We continue to provide further education about the public cloud as it still seems to be considered the “wild west”. For those that have settled in a somewhat stable place and have gained significant insight into the positives, while acknowledging the challenges, should share that knowledge to help everyone gain ground. Today we want to focus on what building HA (High Availability) in the public cloud looks like and things to consider when making this journey.

Here are 3 things to consider:

  • Understand the Basics – In the simplest form the first step is understanding the difference between Zones and Regions in the public cloud. This may sound simple, but the S3 storage outage that effected so many AWS customers back in February, even large ones including AWS’s own status page, caught many by surprise. Where was my redundancy? Well, the problem was they built all of their redundancy across multiple zones within the same region. This means that if something like storage for all zones within a single region go down, then their redundancy plan is flawed, case in point with the AWS S3 outage. If people had set up the same redundancy across multiple regions properly they would not have been down like they were. The simplest way to understand a zone versus a region actually ties to your traditional data center concepts. A region is a single data center and zones are different segmented parts within the data center that have different critical components within them. To avoid outages like the one in February, you need to consider using multiple regions (data centers) for true HA environments within the public cloud.
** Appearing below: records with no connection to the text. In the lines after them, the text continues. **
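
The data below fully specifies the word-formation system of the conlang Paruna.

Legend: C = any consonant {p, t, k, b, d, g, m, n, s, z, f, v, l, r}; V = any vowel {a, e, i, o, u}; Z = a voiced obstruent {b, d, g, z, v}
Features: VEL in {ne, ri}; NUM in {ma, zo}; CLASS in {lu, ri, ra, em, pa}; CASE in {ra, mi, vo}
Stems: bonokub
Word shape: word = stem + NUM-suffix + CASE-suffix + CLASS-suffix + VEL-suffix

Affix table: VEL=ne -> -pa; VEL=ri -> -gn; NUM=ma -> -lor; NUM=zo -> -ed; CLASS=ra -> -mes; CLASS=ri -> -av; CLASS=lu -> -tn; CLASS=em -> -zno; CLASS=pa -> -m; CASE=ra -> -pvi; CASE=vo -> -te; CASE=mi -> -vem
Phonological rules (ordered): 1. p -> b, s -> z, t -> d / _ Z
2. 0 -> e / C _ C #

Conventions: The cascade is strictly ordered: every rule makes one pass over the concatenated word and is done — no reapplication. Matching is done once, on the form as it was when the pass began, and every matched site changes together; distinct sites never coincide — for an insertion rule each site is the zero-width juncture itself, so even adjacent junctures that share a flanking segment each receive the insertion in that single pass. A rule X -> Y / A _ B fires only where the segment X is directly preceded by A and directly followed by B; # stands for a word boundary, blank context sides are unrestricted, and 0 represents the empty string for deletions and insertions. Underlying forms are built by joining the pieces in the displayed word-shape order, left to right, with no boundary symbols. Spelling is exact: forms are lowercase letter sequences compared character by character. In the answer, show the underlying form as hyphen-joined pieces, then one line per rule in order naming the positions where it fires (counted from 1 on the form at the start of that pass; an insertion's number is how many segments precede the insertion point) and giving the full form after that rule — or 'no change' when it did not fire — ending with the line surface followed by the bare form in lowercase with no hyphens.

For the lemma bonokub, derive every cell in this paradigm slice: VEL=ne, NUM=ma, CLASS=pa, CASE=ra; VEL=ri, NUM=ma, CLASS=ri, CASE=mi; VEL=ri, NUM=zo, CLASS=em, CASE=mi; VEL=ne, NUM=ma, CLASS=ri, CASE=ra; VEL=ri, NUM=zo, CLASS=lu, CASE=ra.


cell VEL=ne, NUM=ma, CLASS=pa, CASE=ra:
underlying: bonokub-lor-pvi-m-pa
1. p -> b, s -> z, t -> d / _ Z: fires at position(s) 11: bonokublorbvimpa
2. 0 -> e / C _ C #: no change
surface: bonokublorbvimpa

cell VEL=ri, NUM=ma, CLASS=ri, CASE=mi:
underlying: bonokub-lor-vem-av-gn
1. p -> b, s -> z, t -> d / _ Z: no change
2. 0 -> e / C _ C #: inserts after position(s) 16: bonokublorvemavgen
surface: bonokublorvemavgen

cell VEL=ri, NUM=zo, CLASS=em, CASE=mi:
underlying: bonokub-ed-vem-zno-gn
1. p -> b, s -> z, t -> d / _ Z: no change
2. 0 -> e / C _ C #: inserts after position(s) 16: bonokubedvemznogen
surface: bonokubedvemznogen

cell VEL=ne, NUM=ma, CLASS=ri, CASE=ra:
underlying: bonokub-lor-pvi-av-pa
1. p -> b, s -> z, t -> d / _ Z: fires at position(s) 11: bonokublorbviavpa
2. 0 -> e / C _ C #: no change
surface: bonokublorbviavpa

cell VEL=ri, NUM=zo, CLASS=lu, CASE=ra:
underlying: bonokub-ed-pvi-tn-gn
1. p -> b, s -> z, t -> d / _ Z: fires at position(s) 10: bonokubedbvitngn
2. 0 -> e / C _ C #: inserts after position(s) 15: bonokubedbvitngen
surface: bonokubedbvitngen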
  • Figure out the Right Tools for Your HA Environment – The tools available in the public cloud are like Lego pieces spread out all over the floor for you to fit together properly. The challenge is finding the right pieces for what you want to build. There are tools like auto-server recovery, auto-scaling, multi-regional load balancing, active-active and active-passive configurations across regions, DDOS scrubbing services, and more. What is it that your environment needs to make it HA? If you and your team are unaware, avoid the pitfalls of trying to figure it all out on your own. When you don’t fully understand what you are getting yourselves into you can miss something seemingly small in a configuration that will still take you down in an instance like the S3 event mentioned above. Find the right partner with the right public cloud experience to help you through it. If HA is truly critical to your site, or application, this investment will be worth every dime spent.
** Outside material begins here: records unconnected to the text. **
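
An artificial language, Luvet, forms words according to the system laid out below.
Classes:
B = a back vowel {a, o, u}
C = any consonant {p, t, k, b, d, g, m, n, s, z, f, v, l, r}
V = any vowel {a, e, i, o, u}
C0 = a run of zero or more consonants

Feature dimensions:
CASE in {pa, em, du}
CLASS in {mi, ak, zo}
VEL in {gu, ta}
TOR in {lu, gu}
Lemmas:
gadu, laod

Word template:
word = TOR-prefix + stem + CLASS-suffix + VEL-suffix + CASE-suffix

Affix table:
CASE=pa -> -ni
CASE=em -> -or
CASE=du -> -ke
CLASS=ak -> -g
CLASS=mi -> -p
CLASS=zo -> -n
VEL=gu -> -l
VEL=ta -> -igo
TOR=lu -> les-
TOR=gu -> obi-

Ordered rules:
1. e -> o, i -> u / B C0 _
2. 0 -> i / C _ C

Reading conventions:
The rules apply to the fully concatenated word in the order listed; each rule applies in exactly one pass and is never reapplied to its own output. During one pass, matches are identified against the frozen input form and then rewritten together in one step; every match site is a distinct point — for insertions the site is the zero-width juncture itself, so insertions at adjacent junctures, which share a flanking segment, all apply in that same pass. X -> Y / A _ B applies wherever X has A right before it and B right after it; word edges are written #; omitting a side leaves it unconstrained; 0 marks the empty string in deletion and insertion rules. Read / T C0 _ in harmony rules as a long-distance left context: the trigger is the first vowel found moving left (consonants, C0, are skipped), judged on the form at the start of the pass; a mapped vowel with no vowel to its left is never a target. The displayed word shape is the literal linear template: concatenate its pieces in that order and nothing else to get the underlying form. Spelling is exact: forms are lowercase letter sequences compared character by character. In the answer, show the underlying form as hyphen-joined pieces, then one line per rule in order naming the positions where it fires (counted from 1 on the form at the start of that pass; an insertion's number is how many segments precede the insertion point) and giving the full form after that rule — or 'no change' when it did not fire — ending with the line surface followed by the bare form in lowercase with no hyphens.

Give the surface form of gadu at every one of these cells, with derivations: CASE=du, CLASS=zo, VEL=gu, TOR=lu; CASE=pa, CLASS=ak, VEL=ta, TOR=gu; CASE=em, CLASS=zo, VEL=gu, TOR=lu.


cell CASE=du, CLASS=zo, VEL=gu, TOR=lu:
underlying: les-gadu-n-l-ke
1. e -> o, i -> u / B C0 _: fires at position(s) 11: lesgadunlko
2. 0 -> i / C _ C: inserts after position(s) 3, 8, 9: lesigaduniliko
surface: lesigaduniliko

cell CASE=pa, CLASS=ak, VEL=ta, TOR=gu:
underlying: obi-gadu-g-igo-ni
1. e -> o, i -> u / B C0 _: fires at position(s) 3, 9, 13: obugadugugonu
2. 0 -> i / C _ C: no change
surface: obugadugugonu

cell CASE=em, CLASS=zo, VEL=gu, TOR=lu:
underlying: les-gadu-n-l-or
1. e -> o, i -> u / B C0 _: no change
2. 0 -> i / C _ C: inserts after position(s) 3, 8: lesigadunilor
surface: lesigadunilor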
  • Beware of the Price Tag – The surprising part to most people who haven’t dug into the public cloud pricing models before is that it isn’t always the cheapest option. This is especially true when it comes to creating HA environments in the public cloud. If you want dedicated devices transferring data across multiple regions utilizing multiple HA tools to ensure your environment is truly HA, most times you could actually wind up spending more. Look up everything that Netflix has had to do to make AWS truly HA for them. They have actually built their own tools to randomly try and take down certain devices within their environments to ensure they will actually restore and shift loads appropriately to avoid any downtime. Netflix at one point wanted to get away from AWS to avoid all of the costs and effort it took to make their environments in HA, but it was simply too big of an endeavor and they were essentially stuck. The main point here is to simply make sure that you evaluate a CSP’s (Cloud Service Provider’s) pricing and compare it to AWS or Azure. The results will probably surprise you, not to mention the efforts you will save your team as most CSPs will build it for you through their standard processes avoiding possible gaps as mentioned above.


More and more IT organizations find themselves supporting applications or sites that must be available 24×7.  Many of them also risk losing significant revenue, or even customers, if they are down for more than 30 minutes. This is not only extremely stressful for those teams, it’s also more complicated than most people understand. Hardware fails, it’s a part of life, but there is a lot of hardware involved in creating today’s infrastructure, especially for larger environments. Creating redundancy for all of the items within the environment is quite the endeavor. Again, this gets even more complicated and possibly costly, in the public cloud. It can be done and all of the tools out there are very cutting edge in terms of technology, but unless you have a staff like Netflix or a partner to make this happen, it can be tricky. Just don’t be surprised if they have options within their own data centers that could save your team time and money.